There’s plenty of genetic differences that map, roughly, to ethnic lines. Lactase persistence, odds of getting a stroke, sickle cell, and of course the obvious ones like hair type, and hair and skin color.
With intelligence tests, there’s a clear incentive to lie to make your own “race” look better*, there’s so many interconnected variables that there’s plenty of ways to hide bias in all the complexity, it’s not at all obvious how to separate environmental influence from genetic influence**, and baseline intelligence might be overrated anyway compared to things like willingness-to-learn. Intelligence testing is at least as complex as athletic testing, and nobody’s going to deny that flexibility, stamina, and power are all different things, and that a great swimmer, a great boxer, and a great dancer will have different body types, in spite of them all being athletic powerhouses. This means it is completely possible for there to be real genetic differences in intelligence, but a single score like IQ is insufficient to describe what they even are.
This all makes intelligence testing a wicked problem.

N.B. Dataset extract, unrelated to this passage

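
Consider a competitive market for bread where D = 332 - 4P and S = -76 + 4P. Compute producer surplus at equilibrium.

Producer surplus = 2048

Equilibrium: 332 - 4P = -76 + 4P gives P* = 51, Q* = 128.
Supply starts at P = 19 (where S = 0).
PS = ½(51 − 19)(128) = 2048.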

There’s definitely a problem, but there is no consensus on what the problem really is, there are incentives to sabotage any solution, there is no real way to tell if it’s solved or even getting better, and it’s subject to the observer-expectancy effect: any attempt to measure intelligence will cause people to train themselves to do better on the test (even if there is no incentive other than bragging rights attached to it), which means measuring the system also changes the system.
I think I have extremely good reason to be skeptical claiming to have isolated any particular variable influencing intelligence.
* Yes, I know about the dairy industry quietly covering up how common lactose intolerance is. You get a cookie. And a glass of milk to go with it.
** Racism is an environmental factor, not genetic, yet there are obvious reasons why identical twin studies won’t fix that variable.